In 1982, the E28 retained the same design as the model introduced in 1981. Claus Luthe, BMW’s chief designer, had adopted a more streamlined design to reduce aerodynamic drag. The vehicle featured the trademark twin-kidney grille, the four round headlights, and a more angular shape compared to its E12 predecessor. The body lines were sharper, and the vehicle employed the use of flush fitting glass to further its aerodynamic performance.
The interior layout was designed with the driver in mind, as seen with the center console angled towards the driver – a feature that would become a mainstay in many subsequent BMW models. Overall, the interior was made more comfortable and spacious than the E12.

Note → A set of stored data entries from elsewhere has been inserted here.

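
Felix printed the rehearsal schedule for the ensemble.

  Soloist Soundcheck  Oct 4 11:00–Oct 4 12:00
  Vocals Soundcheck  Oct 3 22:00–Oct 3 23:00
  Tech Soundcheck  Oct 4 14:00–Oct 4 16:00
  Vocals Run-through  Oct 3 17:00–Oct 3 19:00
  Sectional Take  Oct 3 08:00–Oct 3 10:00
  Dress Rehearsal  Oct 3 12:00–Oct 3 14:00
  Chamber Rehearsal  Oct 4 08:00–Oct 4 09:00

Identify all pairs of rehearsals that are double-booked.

no overlapping pairs

Sorted by start: Sectional Take, Dress Rehearsal, Vocals Run-through, Vocals Soundcheck, Chamber Rehearsal, Soloist Soundcheck, Tech Soundcheck.
Dress Rehearsal starts after Sectional Take ends; Sectional Take is clear from here.
Vocals Run-through starts after Dress Rehearsal ends; Dress Rehearsal is clear from here.
Vocals Soundcheck starts after Vocals Run-through ends; Vocals Run-through is clear from here.
Chamber Rehearsal starts after Vocals Soundcheck ends; Vocals Soundcheck is clear from here.
Soloist Soundcheck starts after Chamber Rehearsal ends; Chamber Rehearsal is clear from here.
Tech Soundcheck starts after Soloist Soundcheck ends.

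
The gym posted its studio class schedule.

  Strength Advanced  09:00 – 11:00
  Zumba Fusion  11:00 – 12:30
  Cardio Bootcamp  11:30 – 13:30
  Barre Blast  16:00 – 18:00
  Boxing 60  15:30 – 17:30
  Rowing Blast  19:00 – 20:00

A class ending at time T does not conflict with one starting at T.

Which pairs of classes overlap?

Sorted by start: Strength Advanced, Zumba Fusion, Cardio Bootcamp, Boxing 60, Barre Blast, Rowing Blast.
Zumba Fusion starts exactly when Strength Advanced ends (back-to-back, no overlap), so nothing later overlaps Strength Advanced either.
Cardio Bootcamp starts before Zumba Fusion ends → Zumba Fusion and Cardio Bootcamp overlap.
Boxing 60 starts after Zumba Fusion ends, so nothing later overlaps Zumba Fusion either.
Boxing 60 starts after Cardio Bootcamp ends, so nothing later overlaps Cardio Bootcamp either.
Barre Blast starts before Boxing 60 ends → Boxing 60 and Barre Blast overlap.
Rowing Blast starts after Boxing 60 ends.
Rowing Blast starts after Barre Blast ends.

Barre Blast & Boxing 60, Cardio Bootcamp & Zumba Fusion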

The 1982 E28 came with several engine options:
- The 518 was powered by a 1.8-liter M10B18 inline-four engine producing 90 horsepower.
- The 520i utilized a 2.0-liter M20B20 inline-six engine delivering 125 horsepower.
- The 525i sported a 2.5-liter M30B25V inline-six engine with 150 horsepower.
- The 528i, with a 2.8-liter M30B28V inline-six engine, offered 184 horsepower.
All the engines were paired with either a 5-speed manual or a 4-speed automatic transmission. It’s important to note that the specific engines available varied by market.
The 1982 E28 was rear-wheel drive, came with disc brakes on all four wheels, and had independent suspension – MacPherson struts in the front and semi-trailing arm suspension in the rear. Anti-lock brakes (ABS) were also introduced as an option.
Performance and Reception
The driving dynamics of the E28 were praised by automotive journalists and customers alike. The vehicle’s well-tuned suspension combined with the various engine options ensured that there was an E28 for different customer needs, ranging from the more economical 518 to the high-performance 528i.
The build quality of the E28 was another aspect that was well-regarded. BMW’s reputation for producing high-quality vehicles was upheld with the E28. The vehicle also garnered acclaim for its technological features, like the optional ABS and the introduction of the “check control” vehicle diagnostic system.